The pair will hold a TV debate on 3 May, aides to Mr Macron said on Monday.

President Hollande said the far-right would threaten the rupture of Europe, “profoundly divide France” and “faced with such a risk, I will vote for Emmanuel Macron”.

He said his former economy minister would “defend the values which will bring French people together at such an important moment, a serious time for Europe, the world and France”.

But the BBC’s Hugh Schofield in Paris says the support of Mr Hollande will be a mixed blessing for Mr Macron, as it will serve as a reminder to the French people that he was previously a close adviser and minister of the unpopular head of state.

When he conceded defeat, the conservative Mr Fillon, who was third on Sunday with 20%, said there was “no other choice than voting against the far-right”.

However, the position of the fourth-placed candidate, hard-left Jean-Luc Mélenchon, who took a creditable 19.6%, was still unclear.

He pointedly refused to back Mr Macron, whose pro-EU, pro-business and pro-globalisation stance is diametrically opposed to his anti-austerity, eurosceptic approach.

Steeve Briois, vice-president of Ms Le Pen’s National Front (FN), said it was hoping to win over Mr Mélenchon’s supporters, who he called “outside the system”.

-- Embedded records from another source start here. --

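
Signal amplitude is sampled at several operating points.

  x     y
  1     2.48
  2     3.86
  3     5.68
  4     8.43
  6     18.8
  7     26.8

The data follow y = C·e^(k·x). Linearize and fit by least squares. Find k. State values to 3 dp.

k = 0.396

Linearized form: ln y = k·x + ln C. From the 6 transformed points,
XᵀX = [[115.0000, 23.0000]; [23.0000, 6]], rhs = [57.9696, 12.3499]ᵀ  (here Σx = 23.0000, Σ(x)² = 115.0000, Σln y = 12.3499, Σx·ln y = 57.9696).
Slope k = (n·Σx·ln y − Σx·Σln y)/(n·Σ(x)² − (Σx)²) = (6·57.9696 − 23.0000·12.3499)/161.0000 = 0.39608; ln C = (Σln y − k·Σx)/n = 0.54001.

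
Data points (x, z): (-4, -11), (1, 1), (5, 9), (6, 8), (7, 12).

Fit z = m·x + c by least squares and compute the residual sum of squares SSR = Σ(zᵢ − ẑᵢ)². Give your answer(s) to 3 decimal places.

Entries of AᵀA: Σx·x = 127, Σx = 15, Σ1 = 5.
For Aᵀz: Σx·z = 222, Σz = 19.
Normal equations: [[127, 15]; [15, 5]]·[m, c]ᵀ = [222, 19]ᵀ.
Determinant 127·5 − 15² = 410.
m = (222·5 − 15·19)/410 = 165/82; c = (127·19 − 15·222)/410 = -917/410.
Residuals: -293/410, 251/205, 241/205, -753/410, 31/205; SSR = 2783/410.

SSR = 6.788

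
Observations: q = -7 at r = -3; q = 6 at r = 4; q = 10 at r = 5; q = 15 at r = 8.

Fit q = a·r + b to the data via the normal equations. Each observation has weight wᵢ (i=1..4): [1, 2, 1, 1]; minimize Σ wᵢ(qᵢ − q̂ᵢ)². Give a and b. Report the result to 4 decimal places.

a = 2.0092, b = -1.2331

MᵀWM·[a, b]ᵀ = MᵀWq reads: 130·a + 18·b = 239;  18·a + 5·b = 30.
det = 130·5 − 18² = 326.
a = (239·5 − 18·30)/326 = 655/326; b = (130·30 − 18·239)/326 = -201/163.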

“The voters who voted for Mr Mélenchon are angry voters. They can be in agreement with us,” Mr Briois told the Associated Press.

However, an IFOP poll on Monday of Mélenchon supporters suggested that 51% would vote for Mr Macron and only 19% for Ms Le Pen.

Protesters who burned cars at the Place de la Bastille and Place de la Republique in Paris overnight were chanting “No Marine and No Macron!”

The latest opinion poll, by Opinionway, suggested a second-round victory for Mr Macron by 61% to 39%.

But there were warnings from Mr Macron’s own party following a glitzy victory celebration at a Paris bistro that the job was not yet done.

“We need to be humble. The election hasn’t been won and we need to bring people together to win,” Richard Ferrand, secretary-general of Mr Macron’s En Marche movement, said.

The National Front said that while Mr Macron’s supporters were recovering “from their showbiz evening”, Ms Le Pen was out canvassing in a market in a small northern town.

She quickly attacked her rival: “Mr Macron is a weakling. Here we have a candidate who doesn’t have a programme to protect the French people from the threat posed by Islamist terrorism.”

She added: “He is a hysterical, radical ‘Europeanist’. He is for total open borders. He says there is no such thing as French culture.”